If placebo OS is closer to 17 than 15, then you want to push back this timeline roughly two months. In that case, by now there would probably at least be a weak signal of efficacy but I would feel really good making it through this month and next month.
UCLA has a website with graphs for survivability based on age. I think one can just Google "UCLA GBM". The ave. age of IMUC's trial is 54. The UCLA figures were compiled in 2006, or thereabouts.
Of all the survivability figures I've found, 14.6 mos is the longest I've seen. Since the treatment for GBM hasn't changed appreciably, I'm not sure that no. has gotten much better. The only possibility for improvement would be with better resection techniques.
jet, bdoglo, jlwbig,
great discussion, thanks. could you guys share in a little more detail how you came up with your math as some people say zero efficacy kicked in in November ?
also when I look up the enrollment data on page 19 of the Oct presentation I just see those bars on the chart but no real accurate figures by month. did you look at the same chart or have other source ?

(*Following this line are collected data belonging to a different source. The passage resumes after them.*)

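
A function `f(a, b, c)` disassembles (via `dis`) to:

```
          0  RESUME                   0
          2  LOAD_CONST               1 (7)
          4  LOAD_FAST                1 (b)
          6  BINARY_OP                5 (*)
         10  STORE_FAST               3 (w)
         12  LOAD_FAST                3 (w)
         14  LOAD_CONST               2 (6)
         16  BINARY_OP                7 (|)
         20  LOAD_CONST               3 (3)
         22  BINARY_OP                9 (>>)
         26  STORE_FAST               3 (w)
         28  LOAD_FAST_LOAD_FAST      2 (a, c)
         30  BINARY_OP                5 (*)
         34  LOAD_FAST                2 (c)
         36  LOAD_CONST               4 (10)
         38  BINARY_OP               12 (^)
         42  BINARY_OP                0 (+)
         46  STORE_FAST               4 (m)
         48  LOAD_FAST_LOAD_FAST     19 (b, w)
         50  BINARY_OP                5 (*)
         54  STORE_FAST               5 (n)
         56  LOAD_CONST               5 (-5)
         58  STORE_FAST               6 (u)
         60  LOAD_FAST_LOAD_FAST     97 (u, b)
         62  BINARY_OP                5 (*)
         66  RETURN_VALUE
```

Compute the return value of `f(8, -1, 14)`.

LOAD_CONST → push 7. Stack: [7]
LOAD_FAST b → push -1. Stack: [7, -1]
BINARY_OP * → 7 * -1 = -7. Stack: [-7]
STORE_FAST w → w=-7. Stack: []
LOAD_FAST w → push -7. Stack: [-7]
LOAD_CONST → push 6. Stack: [-7, 6]
BINARY_OP | → -7 | 6 = -1. Stack: [-1]
LOAD_CONST → push 3. Stack: [-1, 3]
BINARY_OP >> → -1 >> 3 = -1. Stack: [-1]
STORE_FAST w → w=-1. Stack: []
LOAD_FAST_LOAD_FAST a,c → push 8,14. Stack: [8, 14]
BINARY_OP * → 8 * 14 = 112. Stack: [112]
LOAD_FAST c → push 14. Stack: [112, 14]
LOAD_CONST → push 10. Stack: [112, 14, 10]
BINARY_OP ^ → 14 ^ 10 = 4. Stack: [112, 4]
BINARY_OP + → 112 + 4 = 116. Stack: [116]
STORE_FAST m → m=116. Stack: []
LOAD_FAST_LOAD_FAST b,w → push -1,-1. Stack: [-1, -1]
BINARY_OP * → -1 * -1 = 1. Stack: [1]
STORE_FAST n → n=1. Stack: []
LOAD_CONST → push -5. Stack: [-5]
STORE_FAST u → u=-5. Stack: []
LOAD_FAST_LOAD_FAST u,b → push -5,-1. Stack: [-5, -1]
BINARY_OP * → -5 * -1 = 5. Stack: [5]
RETURN_VALUE → return 5.

5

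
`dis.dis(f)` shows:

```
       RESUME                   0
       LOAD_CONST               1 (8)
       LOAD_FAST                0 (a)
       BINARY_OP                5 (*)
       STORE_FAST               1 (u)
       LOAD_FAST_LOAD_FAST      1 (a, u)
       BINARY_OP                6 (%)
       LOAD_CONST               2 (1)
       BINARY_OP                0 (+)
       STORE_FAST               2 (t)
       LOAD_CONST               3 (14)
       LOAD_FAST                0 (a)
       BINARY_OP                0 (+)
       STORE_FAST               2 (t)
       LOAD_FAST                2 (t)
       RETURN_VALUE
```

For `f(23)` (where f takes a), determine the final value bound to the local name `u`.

LOAD_CONST → push 8. Stack: [8]
LOAD_FAST a → push 23. Stack: [8, 23]
BINARY_OP * → 8 * 23 = 184. Stack: [184]
STORE_FAST u → u=184. Stack: []
LOAD_FAST_LOAD_FAST a,u → push 23,184. Stack: [23, 184]
BINARY_OP % → 23 % 184 = 23. Stack: [23]
LOAD_CONST → push 1. Stack: [23, 1]
BINARY_OP + → 23 + 1 = 24. Stack: [24]
STORE_FAST t → t=24. Stack: []
LOAD_CONST → push 14. Stack: [14]
LOAD_FAST a → push 23. Stack: [14, 23]
BINARY_OP + → 14 + 23 = 37. Stack: [37]
STORE_FAST t → t=37. Stack: []
LOAD_FAST t → push 37. Stack: [37]
RETURN_VALUE → return 37.

184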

thanks for some more input on your stat models.
I just looked at the chart and I took the enrollment numbers from past press releases to get enrollment numbers. I then took about 44% of the enrollment numbers as being on trial, assigning 1/3 of a person to the placebo vaccine, and 2/3 to the active vaccine. That gets you your trial population.

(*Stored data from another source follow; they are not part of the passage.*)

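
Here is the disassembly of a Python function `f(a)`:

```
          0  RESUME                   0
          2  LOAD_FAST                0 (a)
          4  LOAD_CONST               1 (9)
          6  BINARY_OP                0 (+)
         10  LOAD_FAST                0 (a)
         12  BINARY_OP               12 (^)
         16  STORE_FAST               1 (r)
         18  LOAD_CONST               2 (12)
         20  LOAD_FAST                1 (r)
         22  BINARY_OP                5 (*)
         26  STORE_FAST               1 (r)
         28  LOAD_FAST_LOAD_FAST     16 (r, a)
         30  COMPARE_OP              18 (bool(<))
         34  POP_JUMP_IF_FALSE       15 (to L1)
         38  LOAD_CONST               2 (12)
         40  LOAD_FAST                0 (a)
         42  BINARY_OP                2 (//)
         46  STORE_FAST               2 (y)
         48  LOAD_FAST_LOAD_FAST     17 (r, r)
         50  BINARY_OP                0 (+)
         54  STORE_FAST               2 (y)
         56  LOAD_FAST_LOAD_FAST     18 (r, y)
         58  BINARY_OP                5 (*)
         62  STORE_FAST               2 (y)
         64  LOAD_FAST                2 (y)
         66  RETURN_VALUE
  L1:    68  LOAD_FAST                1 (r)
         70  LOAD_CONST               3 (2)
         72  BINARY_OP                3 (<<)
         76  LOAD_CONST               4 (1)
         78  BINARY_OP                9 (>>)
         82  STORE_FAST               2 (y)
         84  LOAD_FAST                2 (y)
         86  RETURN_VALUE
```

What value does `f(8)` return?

600

LOAD_FAST a → push 8. Stack: [8]
LOAD_CONST → push 9. Stack: [8, 9]
BINARY_OP + → 8 + 9 = 17. Stack: [17]
LOAD_FAST a → push 8. Stack: [17, 8]
BINARY_OP ^ → 17 ^ 8 = 25. Stack: [25]
STORE_FAST r → r=25. Stack: []
LOAD_CONST → push 12. Stack: [12]
LOAD_FAST r → push 25. Stack: [12, 25]
BINARY_OP * → 12 * 25 = 300. Stack: [300]
STORE_FAST r → r=300. Stack: []
LOAD_FAST_LOAD_FAST r,a → push 300,8. Stack: [300, 8]
COMPARE_OP bool(<) → 300 vs 8 = False. Stack: [False]
POP_JUMP_IF_FALSE → pop False; jump. Stack: []
LOAD_FAST r → push 300. Stack: [300]
LOAD_CONST → push 2. Stack: [300, 2]
BINARY_OP << → 300 << 2 = 1200. Stack: [1200]
LOAD_CONST → push 1. Stack: [1200, 1]
BINARY_OP >> → 1200 >> 1 = 600. Stack: [600]
STORE_FAST y → y=600. Stack: []
LOAD_FAST y → push 600. Stack: [600]
RETURN_VALUE → return 600.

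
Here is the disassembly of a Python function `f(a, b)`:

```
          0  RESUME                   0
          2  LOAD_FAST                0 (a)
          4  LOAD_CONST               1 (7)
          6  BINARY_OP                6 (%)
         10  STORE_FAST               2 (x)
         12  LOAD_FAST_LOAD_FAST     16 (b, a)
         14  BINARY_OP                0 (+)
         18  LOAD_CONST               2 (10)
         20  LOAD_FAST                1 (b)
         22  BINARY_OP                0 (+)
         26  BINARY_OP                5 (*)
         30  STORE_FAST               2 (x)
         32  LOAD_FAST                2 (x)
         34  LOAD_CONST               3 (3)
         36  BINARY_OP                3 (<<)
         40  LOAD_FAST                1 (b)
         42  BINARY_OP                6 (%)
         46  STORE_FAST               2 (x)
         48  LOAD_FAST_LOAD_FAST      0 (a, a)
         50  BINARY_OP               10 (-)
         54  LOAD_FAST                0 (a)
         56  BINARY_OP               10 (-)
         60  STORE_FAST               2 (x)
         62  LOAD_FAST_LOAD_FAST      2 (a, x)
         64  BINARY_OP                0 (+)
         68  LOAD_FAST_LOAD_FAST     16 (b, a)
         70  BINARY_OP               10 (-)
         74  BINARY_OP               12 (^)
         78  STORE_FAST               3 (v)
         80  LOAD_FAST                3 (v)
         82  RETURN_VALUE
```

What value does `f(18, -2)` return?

LOAD_FAST a → push 18. Stack: [18]
LOAD_CONST → push 7. Stack: [18, 7]
BINARY_OP % → 18 % 7 = 4. Stack: [4]
STORE_FAST x → x=4. Stack: []
LOAD_FAST_LOAD_FAST b,a → push -2,18. Stack: [-2, 18]
BINARY_OP + → -2 + 18 = 16. Stack: [16]
LOAD_CONST → push 10. Stack: [16, 10]
LOAD_FAST b → push -2. Stack: [16, 10, -2]
BINARY_OP + → 10 + -2 = 8. Stack: [16, 8]
BINARY_OP * → 16 * 8 = 128. Stack: [128]
STORE_FAST x → x=128. Stack: []
LOAD_FAST x → push 128. Stack: [128]
LOAD_CONST → push 3. Stack: [128, 3]
BINARY_OP << → 128 << 3 = 1024. Stack: [1024]
LOAD_FAST b → push -2. Stack: [1024, -2]
BINARY_OP % → 1024 % -2 = 0. Stack: [0]
STORE_FAST x → x=0. Stack: []
LOAD_FAST_LOAD_FAST a,a → push 18,18. Stack: [18, 18]
BINARY_OP - → 18 - 18 = 0. Stack: [0]
LOAD_FAST a → push 18. Stack: [0, 18]
BINARY_OP - → 0 - 18 = -18. Stack: [-18]
STORE_FAST x → x=-18. Stack: []
LOAD_FAST_LOAD_FAST a,x → push 18,-18. Stack: [18, -18]
BINARY_OP + → 18 + -18 = 0. Stack: [0]
LOAD_FAST_LOAD_FAST b,a → push -2,18. Stack: [0, -2, 18]
BINARY_OP - → -2 - 18 = -20. Stack: [0, -20]
BINARY_OP ^ → 0 ^ -20 = -20. Stack: [-20]
STORE_FAST v → v=-20. Stack: []
LOAD_FAST v → push -20. Stack: [-20]
RETURN_VALUE → return -20.

-20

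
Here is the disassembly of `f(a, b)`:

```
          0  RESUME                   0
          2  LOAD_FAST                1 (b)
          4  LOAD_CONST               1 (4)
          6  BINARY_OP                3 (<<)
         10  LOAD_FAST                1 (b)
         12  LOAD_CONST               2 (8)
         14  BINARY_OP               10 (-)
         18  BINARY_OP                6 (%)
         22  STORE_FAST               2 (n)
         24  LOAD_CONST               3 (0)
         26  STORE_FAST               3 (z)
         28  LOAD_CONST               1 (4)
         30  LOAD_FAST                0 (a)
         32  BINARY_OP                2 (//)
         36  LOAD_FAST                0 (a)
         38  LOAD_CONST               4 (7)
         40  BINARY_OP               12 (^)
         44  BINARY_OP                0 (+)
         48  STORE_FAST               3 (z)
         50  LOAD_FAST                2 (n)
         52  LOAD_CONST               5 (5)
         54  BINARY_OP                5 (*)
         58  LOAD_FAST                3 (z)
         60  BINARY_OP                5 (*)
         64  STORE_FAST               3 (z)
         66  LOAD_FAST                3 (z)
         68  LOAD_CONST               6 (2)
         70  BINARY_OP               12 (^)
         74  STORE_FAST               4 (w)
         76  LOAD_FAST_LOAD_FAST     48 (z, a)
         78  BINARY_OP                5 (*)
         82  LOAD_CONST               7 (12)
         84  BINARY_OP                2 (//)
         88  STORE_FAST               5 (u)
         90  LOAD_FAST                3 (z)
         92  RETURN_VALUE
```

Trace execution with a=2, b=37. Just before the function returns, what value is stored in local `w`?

LOAD_FAST b → push 37. Stack: [37]
LOAD_CONST → push 4. Stack: [37, 4]
BINARY_OP << → 37 << 4 = 592. Stack: [592]
LOAD_FAST b → push 37. Stack: [592, 37]
LOAD_CONST → push 8. Stack: [592, 37, 8]
BINARY_OP - → 37 - 8 = 29. Stack: [592, 29]
BINARY_OP % → 592 % 29 = 12. Stack: [12]
STORE_FAST n → n=12. Stack: []
LOAD_CONST → push 0. Stack: [0]
STORE_FAST z → z=0. Stack: []
LOAD_CONST → push 4. Stack: [4]
LOAD_FAST a → push 2. Stack: [4, 2]
BINARY_OP // → 4 // 2 = 2. Stack: [2]
LOAD_FAST a → push 2. Stack: [2, 2]
LOAD_CONST → push 7. Stack: [2, 2, 7]
BINARY_OP ^ → 2 ^ 7 = 5. Stack: [2, 5]
BINARY_OP + → 2 + 5 = 7. Stack: [7]
STORE_FAST z → z=7. Stack: []
LOAD_FAST n → push 12. Stack: [12]
LOAD_CONST → push 5. Stack: [12, 5]
BINARY_OP * → 12 * 5 = 60. Stack: [60]
LOAD_FAST z → push 7. Stack: [60, 7]
BINARY_OP * → 60 * 7 = 420. Stack: [420]
STORE_FAST z → z=420. Stack: []
LOAD_FAST z → push 420. Stack: [420]
LOAD_CONST → push 2. Stack: [420, 2]
BINARY_OP ^ → 420 ^ 2 = 422. Stack: [422]
STORE_FAST w → w=422. Stack: []
LOAD_FAST_LOAD_FAST z,a → push 420,2. Stack: [420, 2]
BINARY_OP * → 420 * 2 = 840. Stack: [840]
LOAD_CONST → push 12. Stack: [840, 12]
BINARY_OP // → 840 // 12 = 70. Stack: [70]
STORE_FAST u → u=70. Stack: []
LOAD_FAST z → push 420. Stack: [420]
RETURN_VALUE → return 420.

422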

The next part is a little more tricky, you need to estimate the placebo survival curve. You can use the one in the presentations from the Temodor trial in 2005. You then can reduce the number of people who started the placebo in each month for subsequent months according to the survival curve. The difference between the number of patients who started the trial and how many are left is your expected number of events for the placebo arm.
Then do the same thing on the active vaccine population. You can use the same survival curve to see what would happen if the active vaccine was the same as the placebo. I take the placebo curve values and raise them to some power less than 1 to make the curve extend out over time. This allows me to experiment with various curves by only modifying a single parameter. You can find a value that gives you a curve that is pretty similar to the phase I results for example.
Another alternative to simplify the survival curve is to assume there is a constant attrition rate where every month the current population is reduced by a constant rate (i.e. 5% of the population is lost each month in the placebo arm). This simplifies the model and you only have to deal with one parameter (the 5% for example). But this curve overestimates events early and underestimates later, probably because the surgery causes a measurable delay in progression and there seems like a small sub-population that creates a long tail on the survival curve (perhaps they are fully resected with a good margin).
The various approaches produce different numbers but they all seem to be within a few months of each other.
I also did a similar analysis except I fit survival to a constant attrition rate model so I can interpolate and extrapolate it more easily. Zero benefit would have been 32 events by about August (as chicken said) and 64 by this coming April (in my version). If the results came out tomorrow then I would estimate we will see about a 43 month median survival (Assuming it is about 15 months in the control group). So it is looking like Phase I results will be more strongly validated with this larger population size.